La montagna come inclusione sociale: la nuova sfida del Cai di Cesena VIDEO

Sabato 12 marzo alle 16 Palazzo del Ridotto l’attivissima sezione del Cai di Cesena presenta le sue attività per il 2022. L’ultima grande novità è l’adesione al progetto di montagnaterapia, con una raccolta fondi di successo che ha permesso di acquistare due joelette, ovvero due carrozzine attrezzate per consentire le escursioni anche a persone diversamente abili. “L’incontro di sabato è per dire a tutti che noi ci siamo – dice con orgoglio il presidente Gino Caimmi – la nostra sezione è nata nel 1965 e abbiamo sempre avuto una particolare attenzione al sociale. Abbiamo una serie di proposte notevoli legate all’escursionismo che presenteremo a tutta la città”.

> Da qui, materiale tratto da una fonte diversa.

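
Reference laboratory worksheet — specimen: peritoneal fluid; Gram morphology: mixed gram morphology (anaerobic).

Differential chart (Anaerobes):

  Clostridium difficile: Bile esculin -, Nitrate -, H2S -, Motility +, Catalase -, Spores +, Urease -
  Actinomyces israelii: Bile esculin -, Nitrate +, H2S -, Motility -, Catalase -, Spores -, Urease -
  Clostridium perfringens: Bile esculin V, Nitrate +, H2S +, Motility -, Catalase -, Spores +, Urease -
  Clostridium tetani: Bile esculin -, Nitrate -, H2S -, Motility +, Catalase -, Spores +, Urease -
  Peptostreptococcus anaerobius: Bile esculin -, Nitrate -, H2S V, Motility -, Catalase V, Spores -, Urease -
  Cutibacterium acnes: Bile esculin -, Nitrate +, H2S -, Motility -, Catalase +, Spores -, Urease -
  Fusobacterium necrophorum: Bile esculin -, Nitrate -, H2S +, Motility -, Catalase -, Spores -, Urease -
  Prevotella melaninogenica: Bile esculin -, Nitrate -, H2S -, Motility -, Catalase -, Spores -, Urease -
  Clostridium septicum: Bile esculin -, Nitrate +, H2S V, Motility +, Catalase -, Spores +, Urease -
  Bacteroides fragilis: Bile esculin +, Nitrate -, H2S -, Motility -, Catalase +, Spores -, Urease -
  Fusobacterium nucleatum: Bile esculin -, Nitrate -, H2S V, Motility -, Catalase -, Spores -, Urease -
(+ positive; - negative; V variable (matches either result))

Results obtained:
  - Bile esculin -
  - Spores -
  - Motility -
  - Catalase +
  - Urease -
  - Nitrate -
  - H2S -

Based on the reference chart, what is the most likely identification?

Peptostreptococcus anaerobius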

Il vice presidente Giuliano Venturi ha ricordato che la sezione di montagnaterapia è dedicata a Diego Brighi: “Era un’idea di Diego e di sua moglie Carla – ha detto visibilmente commosso – e questo progetto va avanti nel nome del suo grande impegno per la nostra sezione”. Vittorio Tassinari ha esposto i risultato notevoli della scuola sezionale come stimolo alla cultura e alla difesa dell’ambiente: “Il Cai è prezioso per il connubio che crea tra scuola e territorio. Noi curiamo non solo gli aspetti tecnici, ma la cultura della gente che sceglie la montagna”. Stefano Bulgarelli ha sottolineato il valore della formazione degli accompagnatori alle escursioni: “L’organizzazione di una escursione spesso è sottovalutata, ma la sicurezza è fondamentale. La montagna non è infilare qualcosa nello zaino e partire al volo, ma un qualcosa di molto più bello e complesso allo stesso tempo”. Gilberto Giunchi coordina invece il gruppo senior: “Un gruppo overo 50 con poco meno di 150 soci e il 41% sono donne, una quota che ci rende orgogliosi. Organizziamo uscite al martedì e al venerdì, per un totale di 70 escursioni all’anno solo per i senior”.